Averse to accept the uncertainty
Be Greedy, when other’s are Fearful, And Be Fearful, when others are Greedy- Sir Warren Buffet. We understand the risk of uncertainty in our every sphere of life. We have seen accident on the roads, but we still walk on road, we have seen rail accidents but still prefer to travel by rail. We understand that all these uncertainties occurred occasionally. When things are uncertain we use the scientific probability. Moreover, when equity market gets corrected or falls, we assume it will go down further and sell in a panic. We lose the opportunities of being greedy.
Now a day, there is so much information out there in the media and internet, investors don’t know what to do and are facing decision paralysis. We never try to understand that the sock which we sell due to unfavourable news, for that there is a buyer also. Seller fears of losing while buyer finds opportunity to create good return, because buyer find opportunities to buy at a lower price. Our emotions control our decisions. We take our decision in relation to others.

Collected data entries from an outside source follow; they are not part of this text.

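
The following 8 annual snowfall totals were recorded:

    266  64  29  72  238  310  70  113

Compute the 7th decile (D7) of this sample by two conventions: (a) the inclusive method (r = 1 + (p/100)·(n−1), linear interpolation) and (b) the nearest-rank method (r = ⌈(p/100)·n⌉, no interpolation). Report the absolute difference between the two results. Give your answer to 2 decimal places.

Sorted: 29, 64, 70, 72, 113, 238, 266, 310.
n = 8.
(a) r = 5.9; between ranks 5 (113) and 6 (238): 225.5.
(b) the nearest-rank method: rank 6 → 238.
|225.5 − 238| = 12.5.

12.50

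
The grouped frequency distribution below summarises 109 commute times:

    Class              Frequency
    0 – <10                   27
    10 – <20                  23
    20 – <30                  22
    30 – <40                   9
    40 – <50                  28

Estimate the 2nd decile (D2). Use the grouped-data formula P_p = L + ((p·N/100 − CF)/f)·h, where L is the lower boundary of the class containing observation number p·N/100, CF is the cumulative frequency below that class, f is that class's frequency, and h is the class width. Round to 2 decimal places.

N = 109; target position k = 20/100 · 109 = 21.8.
Cumulative frequencies: 27, 50, 72, 81, 109.
Observation 21.8 falls in the class 0 – <10.
L = 0, CF = 0, f = 27, h = 10.
P20 = 0 + ((21.8 − 0)/27)·10 = 0 + 8.07407 = 8.07407.

8.07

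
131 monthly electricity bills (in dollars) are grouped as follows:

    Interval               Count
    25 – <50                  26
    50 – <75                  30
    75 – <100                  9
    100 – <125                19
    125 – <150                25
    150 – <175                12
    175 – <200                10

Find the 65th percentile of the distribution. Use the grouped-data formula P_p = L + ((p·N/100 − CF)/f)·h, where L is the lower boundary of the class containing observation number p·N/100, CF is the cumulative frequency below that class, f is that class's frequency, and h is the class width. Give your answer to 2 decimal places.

N = 131; target position k = 65/100 · 131 = 85.15.
Cumulative frequencies: 26, 56, 65, 84, 109, 121, 131.
Observation 85.15 falls in the class 125 – <150.
L = 125, CF = 84, f = 25, h = 25.
P65 = 125 + ((85.15 − 84)/25)·25 = 125 + 1.15 = 126.15.

126.15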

Choosing Wrong way of investing i.e. direct equity vs. Mutual Fund
Price is what you pay and value is what you get. If you have got expertise about equity market, there is no harm in investing into equity directly but if you dont, please let it be managed by experts. Fund managers of Mutual Fund houses are well competent on equity investing. I have seen people who invest their hard earn money on tips from friends, relatives and through media. They lose their capital and form opinions that equity investing is gambling. Remember we do not lose money in equity but we lose money in market.
Didn’t follow proper Assets allocation
Suppose someone had invested Rs 100000 in both equity X and Y. After a few years X’s value becomes Rs150000 and Y’s value remains Rs 50000. What people would generally do is they book the profit out of stock X and invest it into stock Y to average the cost. This is wrong. We should always stay with the performing stock and try to release non-performing one. We always try to manage the invested equity fund from equity to debt and debt to equity and miss the opportunity. If we booked the profit at regular interval, in long term how will we avail the benefit of power of compounding? You should stick to your pre planned equity and debt ratio and reallocate that properly at regular interval either yearly or when you are reaching near to your goal.

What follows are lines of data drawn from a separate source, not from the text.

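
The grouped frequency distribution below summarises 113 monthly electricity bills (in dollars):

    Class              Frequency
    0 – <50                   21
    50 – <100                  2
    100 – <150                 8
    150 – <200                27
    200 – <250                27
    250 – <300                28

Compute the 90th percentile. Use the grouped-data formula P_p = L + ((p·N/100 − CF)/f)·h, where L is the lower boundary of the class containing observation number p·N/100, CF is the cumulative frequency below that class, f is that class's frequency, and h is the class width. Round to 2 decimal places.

279.82

N = 113; target position k = 90/100 · 113 = 101.7.
Cumulative frequencies: 21, 23, 31, 58, 85, 113.
Observation 101.7 falls in the class 250 – <300.
L = 250, CF = 85, f = 28, h = 50.
P90 = 250 + ((101.7 − 85)/28)·50 = 250 + 29.8214 = 279.821.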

Time in the market rather than timing the market
Market timing does not matter in the long term. But unfortunately we try to judge a company in a very short span of time. Only time will tell which company is good. Stock prices are slaves of earnings. Our stock markets history clearly shows that it has generated decent return over long time (100 to 18000+). One thing fixed in equity market is that returns are not fixed. We have seen market deliver more than 20% return in a few days in 2010 when UPA 2 Govt regained the power to form Government. Those who were in got the benefit but those who were out did not.
To sum up, equities are the masters of investments. In any economy, the other assets perform only when equity does well. Fortunately, we are living in a developing economy. We can create wealth if we start investing early, regularly and in right assets class for long time.